A while ago I conjectured this inequality and its (little) sister on AOPS. Here is another related inequality in the opposite direction which I strongly suspect is true, although I don't have a proof:
Consider three positive real numbers $a$, $b$ and $c$. Prove (or disprove) that the following inequality holds:
$$5+\frac{3(a^2+2b^2+c^2)}{(a+b)(b+c)} \geq \frac{9(a+b)(b+c)(c+a)}{(a+b+c)(ab+bc+ca)}$$
The idea of reducing to a symmetric inequality does not work, that is:
$$\frac{3(a^2+b^2+c^2-ab-bc-ca)}{(a+b)(b+c)} \geq \frac{9(a+b)(b+c)(c+a)-8(a+b+c)(ab+bc+ca)}{(a+b+c)(ab+bc+ca)}$$
and trying to prove
$$\frac{3(a^2+b^2+c^2-ab-bc-ca)}{a^2+b^2+c^2+ab+bc+ca} \geq \frac{9(a+b)(b+c)(c+a)-8(a+b+c)(ab+bc+ca)}{(a+b+c)(ab+bc+ca)}$$
does not work because this inequality is false at $c = 0$, but the proposed inequality is true at $c = 0$.

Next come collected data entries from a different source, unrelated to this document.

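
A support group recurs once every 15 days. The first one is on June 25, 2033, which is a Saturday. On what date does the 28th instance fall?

August 4, 2034

The 28th occurrence is 27 intervals after the first: 27 × 15 = 405 days after June 25, 2033.
June has 30 days — 5 days to the end of June leaves 400.
July has 31 days (369 left).
August has 31 days (338 left).
September has 30 days (308 left).
October has 31 days (277 left).
November has 30 days (247 left).
December has 31 days (216 left).
January has 31 days (185 left).
February has 28 days (157 left).
March has 31 days (126 left).
April has 30 days (96 left).
May has 31 days (65 left).
June has 30 days (35 left).
July has 31 days (4 left).
4 days into August → August 4, 2034.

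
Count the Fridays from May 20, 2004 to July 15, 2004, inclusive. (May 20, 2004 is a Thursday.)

May 20, 2004 is a Thursday; the first Friday on or after it is May 21, 2004 (1 day later).
From May 21, 2004 to July 15, 2004: 10 + 30 + 15 = 55 days (rest of May, June, July).
55 ÷ 7 = 7 full weeks with remainder 6, so 7 more Fridays after the first → 8.

8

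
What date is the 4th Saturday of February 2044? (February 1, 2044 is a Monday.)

2044-02-27

February 2044 begins on a Monday, so the first Saturday is February 6 (5 days later).
The 4th Saturday is 3 weeks later: 6 + 21 = 27.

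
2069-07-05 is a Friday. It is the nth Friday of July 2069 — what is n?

1st

Day 5 falls in week ⌈5/7⌉ of the month.
Days 1–7 hold the 1st Friday, 8–14 the 2nd, 15–21 the 3rd, 22–28 the 4th, 29–31 the 5th.
5 is in the range for the 1st.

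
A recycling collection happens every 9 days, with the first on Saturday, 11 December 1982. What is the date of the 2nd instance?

20 December 1982

The 2nd occurrence is 1 interval after the first: 1 × 9 = 9 days after 11 December 1982.
9 days later is 20 December 1982.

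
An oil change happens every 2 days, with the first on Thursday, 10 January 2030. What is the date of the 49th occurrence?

16 April 2030

The 49th occurrence is 48 intervals after the first: 48 × 2 = 96 days after 10 January 2030.
January has 31 days — 21 days to the end of January leaves 75.
February has 28 days (47 left).
March has 31 days (16 left).
16 days into April → 16 April 2030.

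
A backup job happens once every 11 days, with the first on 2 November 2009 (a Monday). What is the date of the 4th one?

The 4th occurrence is 3 intervals after the first: 3 × 11 = 33 days after 2 November 2009.
November has 30 days — 28 days to the end of November leaves 5.
5 days into December → 5 December 2009.

5 December 2009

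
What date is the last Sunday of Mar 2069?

Mar 31, 2069

Mar 2069 begins on a Friday, so the first Sunday is Mar 3 (2 days later).
Mar 2069 has 31 days. Adding weeks: 3, 10, 17, 24, 31 — the last one ≤ 31 is the 31st.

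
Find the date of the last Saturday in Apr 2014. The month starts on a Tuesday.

Apr 26, 2014

Apr 2014 begins on a Tuesday, so the first Saturday is Apr 5 (4 days later).
Apr 2014 has 30 days. Adding weeks: 5, 12, 19, 26 — the last one ≤ 30 is the 26th.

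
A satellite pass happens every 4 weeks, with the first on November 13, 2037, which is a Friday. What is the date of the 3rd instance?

January 8, 2038

The 3rd occurrence is 2 intervals after the first: 2 × 28 = 56 days after November 13, 2037.
November has 30 days — 17 days to the end of November leaves 39.
December has 31 days (8 left).
8 days into January → January 8, 2038.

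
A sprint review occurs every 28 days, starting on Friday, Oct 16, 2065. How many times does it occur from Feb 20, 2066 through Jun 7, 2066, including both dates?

4

Occurrences land 28·i days after Oct 16, 2065 for i = 0, 1, 2, …
Feb 20, 2066 is 127 days after the start; 127 ÷ 28 = 4 remainder 15; since the remainder is 15, round up to i = 5. First occurrence in the window: #6 on Mar 5, 2066 (5×28 = 140 days in).
Jun 7, 2066 is 234 days after the start; 234 ÷ 28 = 8 remainder 10. Last occurrence in the window: #9 on May 28, 2066.
Occurrences #6 through #9: 4 in total.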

How can we prove this inequality?
The inequality $$\frac{3(a^2+b^2+c^2-ab-bc-ca)}{a^2+b^2+c^2+ab+bc+ca} \geq \frac{9(a+b)(b+c)(c+a)-8(a+b+c)(ab+bc+ca)}{(a+b+c)(ab+bc+ca)}$$ is true!
It's just $$\sum_{cyc}(2a^4b+2a^4c-2a^3b^2-2a^3c^2+7a^3bc-7a^2b^2c)\geq0,$$ which is true by Muirhead.